Fine vita, quindici anni fa la morte di Piergiorgio Welby: avviò la lotta per il suicidio assistito
Il 20 dicembre 2006 l'attivista e co-presidente dell'Associazione Luca Coscioni colpito da distrofia muscolare chiese al medico Mario Riccio di staccare il respiratore
Poter decidere quando terminare "con dignità" la propria vita devastata da una malattia irreversibile e sofferenze insostenibili. Il primo a porre questa richiesta, chiamando in causa le istituzioni, fu Piergiorgio Welby, attivista e co-presidente dell'Associazione Luca Coscioni colpito da distrofia muscolare. Quindici anni fa, il 20 dicembre 2006, Welby chiese al medico Mario Riccio di staccare il respiratore che lo teneva in vita. Dopo di lui, tanti sono stati i casi che hanno scosso le coscienze ma per arrivare all'approdo in Parlamento di una normativa che regolamentasse il suicidio assistito si è dovuto attendere sino alla scorsa settimana. La legge, tuttavia, resta per ora al palo.
Quel 20 dicembre del 2016 - Dopo aver scritto all'allora presidente della Repubblica Giorgio Napolitano una lettera in cui chiedeva l'eutanasia, nel 2006 Welby vide rifiutata la sua richiesta dal tribunale di Roma che la respinse dichiarandola "inammissibile" a causa del vuoto legislativo su questa materia.

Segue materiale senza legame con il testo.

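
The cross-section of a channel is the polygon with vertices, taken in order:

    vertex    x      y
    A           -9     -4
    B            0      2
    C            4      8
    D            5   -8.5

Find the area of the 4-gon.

Σ = (-18) + (-8) + (-74) + (-96.5) = -196.5
Area = |Σ|/2 = 98.25.

98.25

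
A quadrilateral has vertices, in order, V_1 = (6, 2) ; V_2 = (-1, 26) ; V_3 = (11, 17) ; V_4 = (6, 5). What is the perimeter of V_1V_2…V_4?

|V_1V_2| = √((-7)² + (24)²) = √625 = 25
|V_2V_3| = √((12)² + (-9)²) = √225 = 15
|V_3V_4| = √((-5)² + (-12)²) = √169 = 13
|V_4V_1| = √((0)² + (-3)²) = √9 = 3
Perimeter = 25 + 15 + 13 + 3 = 56.

56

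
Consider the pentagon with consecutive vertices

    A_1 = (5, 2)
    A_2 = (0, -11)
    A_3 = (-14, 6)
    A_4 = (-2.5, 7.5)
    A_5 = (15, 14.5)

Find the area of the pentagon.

Apply the shoelace (surveyor's) formula: 2A = Σ (x_i·y_{i+1} − x_{i+1}·y_i), indices taken mod 5.
Σ = (-55) + (-154) + (-90) + (-148.75) + (-42.5) = -490.25
Area = |Σ|/2 = 245.125.

245.125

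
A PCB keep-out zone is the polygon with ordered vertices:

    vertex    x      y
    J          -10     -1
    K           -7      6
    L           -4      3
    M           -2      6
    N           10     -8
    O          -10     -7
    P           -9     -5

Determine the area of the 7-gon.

Apply the surveyor's formula: 2A = Σ (x_i·y_{i+1} − x_{i+1}·y_i), indices taken mod 7.
Cross-terms: -67, 3, -18, -44, -150, -13, -41  ⇒  Σ = -330
Area = |Σ|/2 = 165.

165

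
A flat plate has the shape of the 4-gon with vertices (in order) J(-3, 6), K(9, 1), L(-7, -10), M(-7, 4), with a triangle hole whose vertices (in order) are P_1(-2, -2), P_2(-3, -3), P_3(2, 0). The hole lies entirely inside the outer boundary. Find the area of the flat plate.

133

Outer boundary:
Apply the shoelace formula: 2A = Σ (x_i·y_{i+1} − x_{i+1}·y_i), indices taken mod 4.
J→K: (-3)(1) − (9)(6) = -57
K→L: (9)(-10) − (-7)(1) = -83
L→M: (-7)(4) − (-7)(-10) = -98
M→J: (-7)(6) − (-3)(4) = -30
Σ = -268
Area = |Σ|/2 = 134.
Hole:
Apply the surveyor's formula: 2A = Σ (x_i·y_{i+1} − x_{i+1}·y_i), indices taken mod 3.
P_1→P_2: (-2)(-3) − (-3)(-2) = 0
P_2→P_3: (-3)(0) − (2)(-3) = 6
P_3→P_1: (2)(-2) − (-2)(0) = -4
Σ = 2
Area = |Σ|/2 = 1.
Net area = 134 − 1 = 133.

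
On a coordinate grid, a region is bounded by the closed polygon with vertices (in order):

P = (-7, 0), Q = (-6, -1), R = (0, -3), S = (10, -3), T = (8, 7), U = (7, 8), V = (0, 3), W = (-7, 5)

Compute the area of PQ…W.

120.5

Σ = (7) + (18) + (30) + (94) + (15) + (21) + (21) + (35) = 241
Area = |Σ|/2 = 120.5.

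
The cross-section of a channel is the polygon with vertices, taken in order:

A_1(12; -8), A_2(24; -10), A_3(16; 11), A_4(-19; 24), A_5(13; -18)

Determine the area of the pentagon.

Apply the shoelace formula: 2A = Σ (x_i·y_{i+1} − x_{i+1}·y_i), indices taken mod 5.
Σ = (72) + (424) + (593) + (30) + (112) = 1231
Area = |Σ|/2 = 615.5.

615.5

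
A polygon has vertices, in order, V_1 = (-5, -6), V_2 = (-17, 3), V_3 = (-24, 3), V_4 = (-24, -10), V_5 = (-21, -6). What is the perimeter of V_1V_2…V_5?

|V_1V_2| = √((-12)² + (9)²) = √225 = 15
|V_2V_3| = √((-7)² + (0)²) = √49 = 7
|V_3V_4| = √((0)² + (-13)²) = √169 = 13
|V_4V_5| = √((3)² + (4)²) = √25 = 5
|V_5V_1| = √((16)² + (0)²) = √256 = 16
Perimeter = 15 + 7 + 13 + 5 + 16 = 56.

56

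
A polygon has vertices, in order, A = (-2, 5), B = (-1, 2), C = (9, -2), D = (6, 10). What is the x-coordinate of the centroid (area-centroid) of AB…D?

Apply the shoelace formula. First the cross-terms c_i = x_i·y_{i+1} − x_{i+1}·y_i:
  1, -16, 102, 50  ⇒  2A = 137, A = 68.5.
Then Σ (x_i + x_{i+1})·c_i = 1599, so x̄ = 1599 / (6·68.5) = 533/137.

533/137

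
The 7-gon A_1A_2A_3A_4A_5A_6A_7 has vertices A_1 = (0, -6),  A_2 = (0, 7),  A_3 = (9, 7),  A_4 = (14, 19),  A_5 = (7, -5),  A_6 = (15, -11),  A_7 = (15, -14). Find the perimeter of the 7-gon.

90

|A_1A_2| = √((0)² + (13)²) = √169 = 13
|A_2A_3| = √((9)² + (0)²) = √81 = 9
|A_3A_4| = √((5)² + (12)²) = √169 = 13
|A_4A_5| = √((-7)² + (-24)²) = √625 = 25
|A_5A_6| = √((8)² + (-6)²) = √100 = 10
|A_6A_7| = √((0)² + (-3)²) = √9 = 3
|A_7A_1| = √((-15)² + (8)²) = √289 = 17
Perimeter = 13 + 9 + 13 + 25 + 10 + 3 + 17 = 90.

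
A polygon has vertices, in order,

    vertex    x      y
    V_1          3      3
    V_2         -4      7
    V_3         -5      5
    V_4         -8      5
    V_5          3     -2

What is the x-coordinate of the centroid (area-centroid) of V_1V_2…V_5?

-278/237

Apply the shoelace formula. First the cross-terms c_i = x_i·y_{i+1} − x_{i+1}·y_i:
  33, 15, 15, 1, 15  ⇒  2A = 79, A = 39.5.
Then Σ (x_i + x_{i+1})·c_i = -278, so x̄ = -278 / (6·39.5) = -278/237.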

Pochi giorni dopo, Welby chiese a Riccio - che venne poi assolto dall'accusa di omicidio del consenziente - di porre fine al suo calvario staccando il respiratore sotto sedazione.
Dopo di lui, un filo rosso ha legato tanti volti alla battaglia per la "fine dignitosa", da Giovanni Nuvoli a Eluana Englaro e Dj Fabo (Fabiano Antoniani), morto in Svizzera nel 2017 nella struttura dove si era recato accompagnato da Marco Cappato dell'Associazione Coscioni per ottenere il suicidio assistito.